As per June 1, 2024, 21 patients aged between 3 and 17 years were identified with "spinal ganglioneuromas," with a predominance of females (81%). The thoracic region of the spine seems to be the area of predilection for these tumors (42.85%), although some have been found in the cervical (9.5%), cervico-thoracic (4.76%), thoraco-lumbar (19.04%), lumbar (19.04%), and sacral (4.76%) regions.

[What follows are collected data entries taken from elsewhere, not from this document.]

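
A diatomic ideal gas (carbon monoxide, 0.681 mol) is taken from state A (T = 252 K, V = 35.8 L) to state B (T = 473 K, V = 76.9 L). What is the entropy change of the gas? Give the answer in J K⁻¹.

ΔS = 13.2 J/K

Entropy is a state function: ΔS = nC_V ln(T₂/T₁) + nR ln(V₂/V₁), with C_V = 5R/2 = 20.79 J mol⁻¹ K⁻¹ for a diatomic ideal gas.
ΔS = 0.681 × [20.79 × ln(473/252) + 8.314 × ln(76.9/35.8)] = 13.2 J/K.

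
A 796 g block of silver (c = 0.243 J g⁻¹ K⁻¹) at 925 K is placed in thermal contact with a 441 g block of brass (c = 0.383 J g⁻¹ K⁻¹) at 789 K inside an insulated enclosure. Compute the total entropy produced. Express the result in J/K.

Energy balance: T_f = (m₁c₁T₁ + m₂c₂T₂)/(m₁c₁ + m₂c₂) = 861.6 K.
ΔS₁ = m₁c₁ ln(T_f/T₁) = 193.428 × ln(861.6/925) = -13.733 J/K.
ΔS₂ = m₂c₂ ln(T_f/T₂) = 168.903 × ln(861.6/789) = 14.868 J/K.
ΔS_total = -13.733 + 14.868 = 1.13 J/K.

ΔS_total = 1.13 J/K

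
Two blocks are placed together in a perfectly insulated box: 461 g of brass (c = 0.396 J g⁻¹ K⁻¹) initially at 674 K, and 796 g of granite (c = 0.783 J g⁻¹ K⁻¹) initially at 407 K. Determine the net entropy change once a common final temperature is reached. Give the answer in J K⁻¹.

ΔS_total = 19.6 J/K

Energy balance: T_f = (m₁c₁T₁ + m₂c₂T₂)/(m₁c₁ + m₂c₂) = 467.49 K.
ΔS₁ = m₁c₁ ln(T_f/T₁) = 182.556 × ln(467.49/674) = -66.79 J/K.
ΔS₂ = m₂c₂ ln(T_f/T₂) = 623.268 × ln(467.49/407) = 86.36 J/K.
ΔS_total = -66.79 + 86.36 = 19.6 J/K.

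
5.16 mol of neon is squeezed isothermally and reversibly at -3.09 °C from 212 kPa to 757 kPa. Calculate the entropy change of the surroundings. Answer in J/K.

ΔS_surr = 54.6 J/K

For an isothermal ideal gas ΔS_gas = nR ln(P₁/P₂) = 5.16 × 8.314 × ln(212/757) = -54.6 J/K.
The process is reversible, so ΔS_surr = −ΔS_gas = 54.6 J/K and ΔS_universe = 0.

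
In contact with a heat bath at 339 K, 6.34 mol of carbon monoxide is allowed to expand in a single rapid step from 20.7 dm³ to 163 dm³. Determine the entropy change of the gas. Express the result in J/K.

Entropy is a state function, so ΔS_gas depends only on the end states.
For an isothermal ideal gas ΔS_gas = nR ln(V₂/V₁) = 6.34 × 8.314 × ln(163/20.7) = 109 J/K.

ΔS_gas = 109 J/K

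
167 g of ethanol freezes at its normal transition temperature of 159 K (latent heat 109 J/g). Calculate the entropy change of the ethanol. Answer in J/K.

ΔS = -114 J/K

Heat released by the substance: Q = −mL = −167 × 109 = −18203 J.
At constant T, ΔS = Q_rev/T = −18203 / 159 = -114 J/K.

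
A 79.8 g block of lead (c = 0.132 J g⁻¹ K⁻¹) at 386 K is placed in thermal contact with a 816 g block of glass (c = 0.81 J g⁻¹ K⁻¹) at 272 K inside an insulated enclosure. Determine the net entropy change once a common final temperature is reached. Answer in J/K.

ΔS_total = 0.713 J/K

Energy balance: T_f = (m₁c₁T₁ + m₂c₂T₂)/(m₁c₁ + m₂c₂) = 273.79 K.
ΔS₁ = m₁c₁ ln(T_f/T₁) = 10.5336 × ln(273.79/386) = -3.618 J/K.
ΔS₂ = m₂c₂ ln(T_f/T₂) = 660.96 × ln(273.79/272) = 4.331 J/K.
ΔS_total = -3.618 + 4.331 = 0.713 J/K.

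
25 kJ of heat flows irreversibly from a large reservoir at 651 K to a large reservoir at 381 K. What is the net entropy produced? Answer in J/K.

ΔS_hot = −Q/T_H = −25000/651 = -38.4 J/K and ΔS_cold = +Q/T_C = 25000/381 = 65.62 J/K.
ΔS_total = -38.4 + 65.62 = 27.2 J/K, positive as the second law requires.

ΔS_total = 27.2 J/K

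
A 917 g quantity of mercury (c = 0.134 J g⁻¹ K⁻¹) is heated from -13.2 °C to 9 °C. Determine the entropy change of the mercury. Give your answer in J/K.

In kelvin: T₁ = 259.95 K, T₂ = 282.15 K. ΔS = ∫dQ_rev/T = m c ln(T₂/T₁) = 917 × 0.134 × ln(282.15/259.95) = 10.1 J/K.

ΔS = 10.1 J/K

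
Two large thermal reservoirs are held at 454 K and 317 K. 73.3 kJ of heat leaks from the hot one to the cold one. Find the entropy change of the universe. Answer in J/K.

ΔS_hot = −Q/T_H = −73300/454 = -161.45 J/K and ΔS_cold = +Q/T_C = 73300/317 = 231.23 J/K.
ΔS_total = -161.45 + 231.23 = 69.8 J/K, positive as the second law requires.

ΔS_total = 69.8 J/K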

Our specific case included long-date abdominal pain and recent progressive paraparesis as the main symptoms, with radiological manifestations of renal atrophy and hydronephrosis, due to the compression and complete displacement of the kidney, as well as scoliosis. To our knowledge, this combination of symptoms has never been seen with spinal ganglioneuromas before in the pediatric population, given the gigantic size of the tumor, and its significant extension to both the spinal canal and the retroperitoneal space, which is quite uncommon.
Spinal ganglioneuromas are very rare, benign lesions, that should be included in the differential diagnosis of dumbbell tumors that can cause in the pediatric population, alongside neurological symptoms in the limbs and back pain, thoracic, abdominal, and even urinary symptoms.
“脊柱节神经母细胞瘤”是一种罕见的神经母细胞瘤,常见于儿童,在涉及儿科和成人的文献中也有报道。这些肿瘤主要起源于位于脊柱椎间孔附近的椎旁交感神经节。这使得它们有可能向椎管内延伸,但很少见,呈哑铃状,产生神经根或髓内症状。我们对文献中发现的儿科病例进行了广泛的回顾;同时报告了一个我们最近在法国南锡 CHRU de Brabois 治疗的具有挑战性的病例。
我们在 PubMed 数据库中搜索了从创建到 2024 年 6 月 1 日与“脊柱节神经母细胞瘤”相关的文章和摘要。我们将 18 岁以下的患者的每个病例都合并在一起,并将其分为不同的脊柱区域。我们排除了那些起源于脊柱外的病例。我们特别关注涉及我们病例报告的胸腰椎区域,因为其手术管理与脊柱的其他区域完全不同。
截至 2024 年 6 月 1 日,共确定了 21 名年龄在 3 至 17 岁之间的“脊柱节神经母细胞瘤”患者,其中女性居多(81%)。脊柱胸段似乎是这些肿瘤的好发部位(42.85%),尽管有些肿瘤位于颈椎(9.5%)、颈胸段(4.76%)、胸腰椎段(19.04%)、腰椎段(19.04%)和骶骨段(4.76%)。
我们的具体病例主要症状为长期腹痛和近期进行性截瘫,影像学表现为肾脏萎缩和肾积水,由于肾脏受压和完全移位,以及脊柱侧凸。据我们所知,这种症状组合在儿科人群中以前从未与脊柱节神经母细胞瘤有关,因为肿瘤巨大,并且向椎管和腹膜后间隙显著延伸,这是相当罕见的。
脊柱节神经母细胞瘤是非常罕见的良性病变,在儿科人群中,应将其纳入可引起肢体神经症状和背痛的哑铃状肿瘤的鉴别诊断中,此外还可能出现胸、腹甚至泌尿道症状。